What privacy and email laws reveal about today's compliance risk | MarTech
Briefly

What privacy and email laws reveal about today's compliance risk | MarTech
"In late 2025, President Trump signed an executive order aimed at blocking U.S. states from creating their own AI laws, directing federal agencies to challenge state-level rules in favor of a future unified national framework. But here's the catch: no such federal law currently exists. An executive order is not a statute. It can guide agencies, but it cannot preempt state law."
"That pattern should sound familiar. It's precisely how email marketing law unfolded two decades ago, with state-by-state chaos followed by delayed federal action. The difference is that email eventually got CAN-SPAM and a single rulebook. Privacy never did. That's why privacy compliance today - and AI compliance tomorrow - can't wait on federal clarity. The safest approach is to design programs that assume patchwork rules are here to stay."

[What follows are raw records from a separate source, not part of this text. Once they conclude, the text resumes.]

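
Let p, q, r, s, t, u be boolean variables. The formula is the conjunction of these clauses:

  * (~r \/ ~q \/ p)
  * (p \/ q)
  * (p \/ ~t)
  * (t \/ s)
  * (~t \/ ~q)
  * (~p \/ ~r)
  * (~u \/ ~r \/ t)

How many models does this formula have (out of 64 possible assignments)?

10

Split on p, then t.
  p=T, t=T: remaining (q,r,s,u) ∈ {(F,F,F,F); (F,F,F,T); (F,F,T,F); (F,F,T,T)} — 4.
  p=T, t=F: remaining (q,r,s,u) ∈ {(F,F,T,F); (F,F,T,T); (T,F,T,F); (T,F,T,T)} — 4.
  p=F, t=T: a clause becomes empty — 0.
  p=F, t=F: remaining (q,r,s,u) ∈ {(T,F,T,F); (T,F,T,T)} — 2.
Total: 4 + 4 + 0 + 2 = 10.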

An executive order signed in late 2025 directed federal agencies to challenge state AI laws and pushed for a future unified national framework, but no federal AI statute exists to preempt state law. An executive order is not a statute and cannot legally preempt state legislation. AI regulation therefore remains fragmented, with states still free to adopt their own rules. The pattern mirrors the early era of commercial email, when state-by-state anti-spam laws created compliance complexity until CAN-SPAM established a federal baseline. Privacy law never achieved a single federal rulebook. Organizations should design privacy and AI compliance programs that assume enduring patchwork state requirements.